I thought I would highlight these excerpts because Novelette Grant and I were at the Police training Academy at the same time, even though she entered and graduated a few months before the batch of which I was a member.
I am thrilled that a female is being considered , even though she will not be the first woman to ever act as commissioner of police.
More importantly than anything else,Novelette Grant spoke to the sacrifice, the challenges officers face daily and the ultimate sacrifice they sometimes make.
I may be wrong , but to the best of my recollection this is the first time I have heard a senior member of the police high command speak definitively and explicitly to those challenges and placing responsibility in the hands of the Jamaican people for their own security.
Novelette Grant is an accomplished police officer, I believe she should be seriously considered for the role in which she will be thrust.
If Andrew Holness has come to his senses and is finally prepared to take action against the Island killers it is important that the parliament get to work laying out a legislative framework for taking back the streets from the heavily armed and fearless killers who control them.
Key to retaking our country from the gangs is a repeal of the (indecom act).
This law has been a colossal failure except to empower and embolden criminals, and feed the ego of a single individual whose intentions are to build a name for himself .
Sure the police must have appropriate oversight. But that oversight cannot be an antagonistic encounter which ties the hands of police and kills their morale.
The Act should be repealed and redone the correct way.
The police needs good and fair oversight. They need proper and adequate pay and benefits. More importantly they need legislative support , which must include judges and prosecutors who are on the right side of the rule of law.
This means removing from the hands of these criminal-friendly judges discretion in sentencing, regardless of their howls of protest.
If there is ever going to be change in how criminals behave they cannot have allies on the bench.

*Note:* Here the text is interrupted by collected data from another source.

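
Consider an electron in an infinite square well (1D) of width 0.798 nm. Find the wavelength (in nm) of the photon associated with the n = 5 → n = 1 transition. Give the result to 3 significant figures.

E_1 = h²/(8m_eL²) = 9.461×10^-20 J, so ΔE = (5² − 1²)E_1 = 2.271×10^-18 J.
λ = hc/ΔE = (6.626×10^-34·2.998×10^8)/2.271×10^-18 = 8.75×10^-8 m = 87.5 nm.

λ = 87.5 nm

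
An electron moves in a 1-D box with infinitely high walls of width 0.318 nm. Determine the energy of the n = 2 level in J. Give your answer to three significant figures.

E_2 = 2.38×10^-18 J

For an infinite well E_n = n²h²/(8m_eL²), so E_1 = h²/(8m_eL²) = (6.626×10^-34)²/(8·9.109×10^-31·(3.18×10^-10 m)²) = 5.958×10^-19 J.
Then E_2 = 2²·E_1 = 4·5.958×10^-19 J = 2.38×10^-18 J.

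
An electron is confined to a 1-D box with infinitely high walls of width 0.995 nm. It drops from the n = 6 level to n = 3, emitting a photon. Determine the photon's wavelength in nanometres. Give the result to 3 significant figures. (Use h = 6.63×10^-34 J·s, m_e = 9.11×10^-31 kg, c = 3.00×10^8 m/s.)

λ = 121 nm

E_1 = h²/(8m_eL²) = 6.092×10^-20 J, so ΔE = (6² − 3²)E_1 = 1.645×10^-18 J.
λ = hc/ΔE = (6.63×10^-34·3.00×10^8)/1.645×10^-18 = 1.21×10^-7 m = 121 nm.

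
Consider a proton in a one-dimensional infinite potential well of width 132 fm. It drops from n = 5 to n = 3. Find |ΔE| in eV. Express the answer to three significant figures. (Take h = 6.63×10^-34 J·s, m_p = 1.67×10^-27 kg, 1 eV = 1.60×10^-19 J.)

|ΔE| = 1.89×10^5 eV

E_1 = h²/(8m_pL²) = 1.888×10^-15 J.
|ΔE| = |5² − 3²|·E_1 = 16·1.888×10^-15 J = 3.021×10^-14 J = 1.89×10^5 eV.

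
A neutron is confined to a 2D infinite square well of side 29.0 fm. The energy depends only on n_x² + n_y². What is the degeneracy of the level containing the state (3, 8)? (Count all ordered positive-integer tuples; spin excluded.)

The level has n_x² + n_y² = 73. The ordered positive-integer solutions are (3, 8), (8, 3).
That gives 2 states.

degeneracy = 2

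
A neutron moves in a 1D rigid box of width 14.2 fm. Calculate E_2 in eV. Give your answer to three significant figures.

E_2 = 4.06×10^6 eV

For an infinite well E_n = n²h²/(8m_nL²), so E_1 = h²/(8m_nL²) = (6.626×10^-34)²/(8·1.675×10^-27·(1.42×10^-14 m)²) = 1.625×10^-13 J.
Then E_2 = 2²·E_1 = 4·1.625×10^-13 J = 6.500×10^-13 J.
Converting, E_2 = 6.500×10^-13 J / (1.602×10^-19 J/eV) = 4.06×10^6 eV.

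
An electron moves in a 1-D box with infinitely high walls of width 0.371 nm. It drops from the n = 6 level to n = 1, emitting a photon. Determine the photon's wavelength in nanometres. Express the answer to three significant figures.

λ = 13.0 nm

E_1 = h²/(8m_eL²) = 4.377×10^-19 J, so ΔE = (6² − 1²)E_1 = 1.532×10^-17 J.
λ = hc/ΔE = (6.626×10^-34·2.998×10^8)/1.532×10^-17 = 1.30×10^-8 m = 13.0 nm.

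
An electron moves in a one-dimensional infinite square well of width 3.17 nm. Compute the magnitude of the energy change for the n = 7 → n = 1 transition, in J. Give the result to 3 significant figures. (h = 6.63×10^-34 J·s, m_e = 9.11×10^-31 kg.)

|ΔE| = 2.88×10^-19 J

E_1 = h²/(8m_eL²) = 6.002×10^-21 J.
|ΔE| = |7² − 1²|·E_1 = 48·6.002×10^-21 J = 2.88×10^-19 J.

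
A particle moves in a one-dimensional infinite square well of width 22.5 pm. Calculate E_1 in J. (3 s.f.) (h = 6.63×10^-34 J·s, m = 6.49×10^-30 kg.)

For an infinite well E_n = n²h²/(8mL²), so E_1 = h²/(8mL²) = (6.63×10^-34)²/(8·6.49×10^-30·(2.25×10^-11 m)²) = 1.672×10^-17 J.

E_1 = 1.67×10^-17 J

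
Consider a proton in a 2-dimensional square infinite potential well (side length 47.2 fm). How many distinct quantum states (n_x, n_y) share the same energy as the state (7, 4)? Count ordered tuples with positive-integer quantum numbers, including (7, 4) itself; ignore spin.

The level has n_x² + n_y² = 65. The ordered positive-integer solutions are (1, 8), (4, 7), (7, 4), (8, 1).
That gives 4 states.

degeneracy = 4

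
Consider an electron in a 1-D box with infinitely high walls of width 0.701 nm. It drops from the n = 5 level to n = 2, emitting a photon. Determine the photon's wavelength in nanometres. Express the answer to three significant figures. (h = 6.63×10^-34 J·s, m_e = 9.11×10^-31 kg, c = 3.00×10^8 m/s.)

λ = 77.2 nm

E_1 = h²/(8m_eL²) = 1.227×10^-19 J, so ΔE = (5² − 2²)E_1 = 2.577×10^-18 J.
λ = hc/ΔE = (6.63×10^-34·3.00×10^8)/2.577×10^-18 = 7.72×10^-8 m = 77.2 nm.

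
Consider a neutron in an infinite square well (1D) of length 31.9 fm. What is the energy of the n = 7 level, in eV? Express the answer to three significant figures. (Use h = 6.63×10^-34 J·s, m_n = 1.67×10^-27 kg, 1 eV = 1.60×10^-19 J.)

For an infinite well E_n = n²h²/(8m_nL²), so E_1 = h²/(8m_nL²) = (6.63×10^-34)²/(8·1.67×10^-27·(3.19×10^-14 m)²) = 3.233×10^-14 J.
Then E_7 = 7²·E_1 = 49·3.233×10^-14 J = 1.584×10^-12 J.
Converting, E_7 = 1.584×10^-12 J / (1.60×10^-19 J/eV) = 9.90×10^6 eV.

E_7 = 9.90×10^6 eV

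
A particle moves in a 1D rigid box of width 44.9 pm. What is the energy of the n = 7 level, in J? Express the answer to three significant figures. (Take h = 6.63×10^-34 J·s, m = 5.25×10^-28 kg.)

For an infinite well E_n = n²h²/(8mL²), so E_1 = h²/(8mL²) = (6.63×10^-34)²/(8·5.25×10^-28·(4.49×10^-11 m)²) = 5.191×10^-20 J.
Then E_7 = 7²·E_1 = 49·5.191×10^-20 J = 2.54×10^-18 J.

E_7 = 2.54×10^-18 J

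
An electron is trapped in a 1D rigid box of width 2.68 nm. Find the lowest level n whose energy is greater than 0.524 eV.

E_1 = h²/(8m_eL²) = 8.388×10^-21 J = 0.05236 eV.
Need n² > 0.524/0.05236 = 10.01, i.e. n > 3.164.
The smallest integer satisfying this is n = 4.

n = 4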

Police officers have long complained about this problem from a generation ago . Today it is exponentially worse than it was in the 80’s and 90’s.
The courts have become a joke, the judges are far more friendly to the mass murderers than they are with the police and that has got to end.
The police high command is also over-bloated. Half of the senior corp of the Constabulary does nothing to earn their pay.
They should find other means to make a living.
Wearing a police uniform without carrying out the functions of an officer does not make one a cop.
It’s time to cut out much of the deadwood.